As sucessivas gerações do Plano Nacional da Água e dos Planos de Gestão de Região Hidrográfica não respondem às necessidades do País ou, basicamente, não passam do papel? Depois de estudos, planos e infraestruturas, depois de muitos e muitos milhões de Euros, o que falta fazer? Estamos agora na fase dos Planos de Eficiência Hídrica que só servem para fazer mais do mesmo, designadamente regar mais área com a mesma água.
O que dizer das mal-amadas barragens? O país pode prescindir de mais barragens? Estamos cientes que falar de água é falar de energia e que face a um conjunto de decisões erradas por pressão ideológica podemos estar à beira de um abismo energético? Mais captações, mais infraestruturas? Mais regadio? Combate-se a seca com mais regadio, como foi durante anos apregoado? Deste enorme somatório de estudos, planos e estratégias, ao longo de décadas, o que se concretizou e quais foram os resultados?

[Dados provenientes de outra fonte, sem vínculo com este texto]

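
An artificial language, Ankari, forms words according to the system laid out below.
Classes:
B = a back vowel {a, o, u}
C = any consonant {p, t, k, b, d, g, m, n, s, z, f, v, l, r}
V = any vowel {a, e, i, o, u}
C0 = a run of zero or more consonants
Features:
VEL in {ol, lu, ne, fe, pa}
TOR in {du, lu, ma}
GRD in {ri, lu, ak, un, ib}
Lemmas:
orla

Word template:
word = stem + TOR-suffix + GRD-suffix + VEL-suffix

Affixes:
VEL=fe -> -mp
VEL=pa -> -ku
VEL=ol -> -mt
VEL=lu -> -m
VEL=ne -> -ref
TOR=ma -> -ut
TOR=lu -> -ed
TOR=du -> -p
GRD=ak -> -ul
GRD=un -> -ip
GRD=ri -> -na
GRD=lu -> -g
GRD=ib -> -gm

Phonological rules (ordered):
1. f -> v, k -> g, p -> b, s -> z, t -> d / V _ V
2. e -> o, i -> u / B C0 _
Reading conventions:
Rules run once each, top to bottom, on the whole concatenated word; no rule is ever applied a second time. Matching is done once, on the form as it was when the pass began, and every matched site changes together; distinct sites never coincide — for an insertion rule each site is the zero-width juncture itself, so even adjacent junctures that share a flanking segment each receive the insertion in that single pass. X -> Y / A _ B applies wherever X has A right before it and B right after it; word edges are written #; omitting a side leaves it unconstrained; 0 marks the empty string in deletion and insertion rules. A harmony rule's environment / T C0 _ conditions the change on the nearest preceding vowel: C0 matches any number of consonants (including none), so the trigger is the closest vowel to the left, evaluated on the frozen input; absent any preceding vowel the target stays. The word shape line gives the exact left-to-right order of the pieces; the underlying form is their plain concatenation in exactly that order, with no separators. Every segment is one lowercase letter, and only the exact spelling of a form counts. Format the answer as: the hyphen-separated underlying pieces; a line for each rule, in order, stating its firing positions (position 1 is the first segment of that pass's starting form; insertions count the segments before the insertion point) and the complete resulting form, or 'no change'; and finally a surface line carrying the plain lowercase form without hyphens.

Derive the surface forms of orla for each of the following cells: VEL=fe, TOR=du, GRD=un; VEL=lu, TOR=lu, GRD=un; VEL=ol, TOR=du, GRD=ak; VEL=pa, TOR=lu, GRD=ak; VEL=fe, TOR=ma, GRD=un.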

Antes de mais, antes de novas propostas, antes de ação, é imperioso que se faça este balanço, do que se planeou, fez e no que resultou. Só depois disto é que faz sentido desenhar uma agenda para a água. Não são precisas grandes ações, muito menos o habitual entornar de dinheiro para cima dos problemas. A agenda da água, como qualquer uma, exige: ações integradas, exequíveis, com orçamento, calendário, indicadores de execução e responsáveis, que resultem em mais-valia para todos, a começar pelo bem público que é a água. É bom que se saiba que esta é uma matéria vital que não se compadece com opções erradas ou falta de decisão. Desta vez acresce ainda uma importante parcela, o tempo para a tomada de decisão, não temos muito tempo para caminhar no sentido da sustentabilidade hídrica, energética, alimentar, económica e financeira do país. É incontornável adequar todas as necessidades ao recurso disponível, sem esquecer que os ecossistemas são os primeiros e principais usuários.
É óbvio que a crise, seja isso o que for, está também presente na água. Como todas as crises estamos perante uma enorme oportunidade, diria dever, de fazer mais e melhor, o futuro a isso nos obriga.